The Observatory and SUARAM considered the detention of the five HINDRAF leaders as “arbitrary”, as it violated fundamental rights contained in the 1948 UN Universal Declaration of Human Rights.

Malaysia is currently a member of the UN Human Rights Council for three years. However, its government has shown its disrespect to universal human rights principles by ignoring its citizens’ right to a fair trial, the right to legal counsel, the right to defend oneself in open court and the right to be presumed innocent until proven guilty have not been observed when it invoked the ISA on the HINDRAF leaders.

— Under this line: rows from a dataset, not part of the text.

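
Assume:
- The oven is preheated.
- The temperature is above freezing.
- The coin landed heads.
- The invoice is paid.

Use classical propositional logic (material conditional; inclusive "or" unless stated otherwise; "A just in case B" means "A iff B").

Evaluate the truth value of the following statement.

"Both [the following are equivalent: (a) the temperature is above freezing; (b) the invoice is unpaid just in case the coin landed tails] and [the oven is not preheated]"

False.

Let Q = "the temperature is below freezing" (F), S = "the invoice is paid" (T), R = "the coin landed heads" (T), P = "the oven is preheated" (T).
Formalization: (¬Q ↔ (¬S ↔ ¬R)) ∧ ¬P

¬Q = ¬F = T
¬S = ¬T = F
¬R = ¬T = F
¬S ↔ ¬R = F ↔ F = T
¬Q ↔ (¬S ↔ ¬R) = T ↔ T = T
¬P = ¬T = F
(¬Q ↔ (¬S ↔ ¬R)) ∧ ¬P = T ∧ F = F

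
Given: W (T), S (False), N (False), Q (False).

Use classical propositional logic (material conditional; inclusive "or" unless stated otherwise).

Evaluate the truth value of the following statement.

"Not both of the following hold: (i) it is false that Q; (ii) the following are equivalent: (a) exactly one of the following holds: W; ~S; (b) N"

Formalization: ¬Q ↑ ((W ⊕ ¬S) ↔ N)

¬Q = ¬F = T
¬S = ¬F = T
W ⊕ ¬S = T ⊕ T = F
(W ⊕ ¬S) ↔ N = F ↔ F = T
¬Q ↑ ((W ⊕ ¬S) ↔ N) = T ↑ T = F

The statement is false.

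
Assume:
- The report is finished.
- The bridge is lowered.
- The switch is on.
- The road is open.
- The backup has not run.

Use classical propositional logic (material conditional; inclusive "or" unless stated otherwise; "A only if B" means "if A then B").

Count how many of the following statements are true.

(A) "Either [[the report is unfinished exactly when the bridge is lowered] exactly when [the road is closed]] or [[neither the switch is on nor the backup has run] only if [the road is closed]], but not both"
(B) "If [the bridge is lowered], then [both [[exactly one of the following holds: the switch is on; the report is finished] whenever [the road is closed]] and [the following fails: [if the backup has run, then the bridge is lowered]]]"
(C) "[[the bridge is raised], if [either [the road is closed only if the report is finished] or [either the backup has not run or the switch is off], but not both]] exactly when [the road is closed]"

Let P = "the report is finished" (True), Q = "the bridge is raised" (False), S = "the road is closed" (False), R = "the switch is on" (True), U = "the backup has run" (False).

(A): This is ((not P iff not Q) iff S) xor ((R nor U) -> S).

not P = not True = False
not Q = not False = True
not P iff not Q = False iff True = False
(not P iff not Q) iff S = False iff False = True
R nor U = True nor False = False
(R nor U) -> S = False -> False = True
((not P iff not Q) iff S) xor ((R nor U) -> S) = True xor True = False
Hence (A) is false.

(B): Formalization: not Q -> ((S -> (R xor P)) and not (U -> not Q))

not Q = not False = True
R xor P = True xor True = False
S -> (R xor P) = False -> False = True
not Q = not False = True
U -> not Q = False -> True = True
not (U -> not Q) = not True = False
(S -> (R xor P)) and not (U -> not Q) = True and False = False
not Q -> ((S -> (R xor P)) and not (U -> not Q)) = True -> False = False
So (B) is false.

(C): In symbols: (((S -> P) xor (not U or not R)) -> Q) iff S

S -> P = False -> True = True
not U = not False = True
not R = not True = False
not U or not R = True or False = True
(S -> P) xor (not U or not R) = True xor True = False
((S -> P) xor (not U or not R)) -> Q = False -> False = True
(((S -> P) xor (not U or not R)) -> Q) iff S = True iff False = False
So (C) is false.

0 of the 3 statements are true (none).

0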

The HINDRAF advocates appeal against the ISA is currently pending in the Hearings were held on 24, 25 and 28 January at Kuala Lumpur High Court, which will issue its judgment on the matter on 28 February. If the court dismisses the appeal, the detainees will join up to 70 others who are still held in indefinite detention, on suspicion of terrorist offences. Several are facing their sixth year in prison under the draconian law.

Initially crafted to deal with communist insurgency in the 1960s, the government has used the ISA on political dissidents, civil and religious rights activists and human rights defenders. The use of the ISA this time is all the more worrying, since it has become a tool to silence peaceful human rights defenders on spurious security acts.